Ramadan SMS messages flourish in Gaza
Published: Aug 24, 2009 09:22 AM Updated: May 25, 2011 12:57 PM

Gaza resident Khalil Mheisen, who has not visited his relatives abroad for more than two years due to the Israeli blockade imposed on the Gaza Strip, has sent dozens of SMS messages to their cellular phones to congratulate them on the occasion of Ramadan.

Since the 30-day fasting month of Ramadan began on Saturday, Mheisen, in his mid forties in Zeitoon neighborhood in southern Gaza city, has sent and received dozens of messages on his cellular phone to and from his friends and relatives living either in the Gaza Strip or in other Arab countries.

"The technology has enabled me to carry out my social life and overcome some obstacles, which disabled me from communicating with my friends and relatives living in the West Bank and Egypt. I haven't seen them for more than two years," said Mheisen.

On the eve of Ramadan and during the first and second days, hundreds of thousands of messages were sent through the mobile phones of Gaza residents to their relatives and friends on the holy occasion.

"Sending SMS messages to my friends and relatives is much cheaper than calling them to say 'Happy Ramadan' and wish them happy and easy fasting during the holy festival," said Mheisen, who owns a food store in downtown Gaza city.

Officials of Gaza Jawal Company (the Palestinian cellular phone services) said that exchanging SMS messages on holy and social occasions had become an essential social habit for Gaza residents.

The Jawal Company had made a special offer to its Gaza customers by offering them a free SMS message which can be sent through the internet. The residents said this offer had caused a heavy load on the service of sending and receiving messages.

Mona Khaldoun, a female university student from Gaza, complained that she has spent the whole day sending SMS messages to her colleagues, classmates and relatives. "Many of my messages can't be sent out due to high load and pressure on the service itself," she said.

As her mobile rang, she knew that she had received another congratulation message from a friend, which said "You are as sweet as sugar ... I congratulate you on the holy month of Ramadan."

She said, "for me sending messages to friends and relatives with such good offer from Jawal company is cheaper and I can afford it."

Some of the SMS messages are beautiful and warm verses of poetry, others include colorful pictures with verses from the Muslim holy book of Quran. There are also messages from friends and relatives abroad with prayers that the blockade will be ended soon.

Some Gaza residents believe that the increasing use of short SMS messages stems out from the current Palestinian situation, mainly the reality of living under a strict Israeli siege and the complete closure of crossings.

Israel has imposed a blockade on the Gaza Strip right after Islamic Hamas movement won the elections in January 2006, and the blockade was highly tightened after the Islamic movement seized control of the enclave and ousted President Mahmoud Abbas' security forces in June 2007.
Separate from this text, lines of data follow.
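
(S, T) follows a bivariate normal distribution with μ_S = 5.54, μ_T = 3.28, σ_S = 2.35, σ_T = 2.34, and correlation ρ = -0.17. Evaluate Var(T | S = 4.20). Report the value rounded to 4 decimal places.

5.3174

Var(T | S=x) = (1 − ρ²)·σ_T².
Var(T | S=4.20) = (2.34)²·(1 − (-0.17)²) = 5.4756·0.9711 = 5.3174.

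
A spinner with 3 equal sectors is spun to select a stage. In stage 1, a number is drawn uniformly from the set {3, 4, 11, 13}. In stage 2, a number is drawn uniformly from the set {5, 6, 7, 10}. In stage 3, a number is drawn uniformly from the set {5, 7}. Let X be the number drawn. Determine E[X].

83/12

E[X | stage 1] = (3+4+11+13)/4 = 31/4.
E[X | stage 2] = (5+6+7+10)/4 = 7.
E[X | stage 3] = (5+7)/2 = 6.
E[X] = (1/3)·(31/4) + (1/3)·(7) + (1/3)·(6) = 83/12.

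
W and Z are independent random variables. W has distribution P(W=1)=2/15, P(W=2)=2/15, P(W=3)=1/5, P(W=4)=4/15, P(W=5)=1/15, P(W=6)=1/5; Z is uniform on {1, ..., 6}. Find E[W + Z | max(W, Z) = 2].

10/3

P(max(W, Z) = 2) = 1/15.
Summing (W+Z)·P(x,y) over outcomes with max(W, Z) = 2 gives 2/9.
E[W + Z | max(W, Z) = 2] = (2/9) / (1/15) = 10/3.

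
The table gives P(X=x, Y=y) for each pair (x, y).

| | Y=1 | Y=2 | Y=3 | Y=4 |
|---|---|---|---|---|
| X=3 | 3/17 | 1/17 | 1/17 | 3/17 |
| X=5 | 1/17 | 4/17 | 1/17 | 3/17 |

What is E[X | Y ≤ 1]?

P(Y ≤ 1) = 4/17.
Σ X·P over the event = 3·(3/17) + 5·(1/17) = 14/17.
E[X | Y ≤ 1] = (14/17) / (4/17) = 7/2.

7/2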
Ayman al-Jamal, an unemployed Gazan in his late twenties, said that congratulating his friends and relatives, who live in the West Bank and abroad, by sending them short SMS messages "is the only way in the current time," adding "we hope the siege will be lifted one day."

However, there are also some who expressed concerns that the use of SMS messages "would for sure harm the social ties and relationships between relatives and friends."

They warned that the messages have a negative impact on the original traditions, according to which people should visit each other and meet face to face during Ramadan.

"I hope someday we people in Gaza will be able to communicate with each other face to face," said Ayman al-Jamal.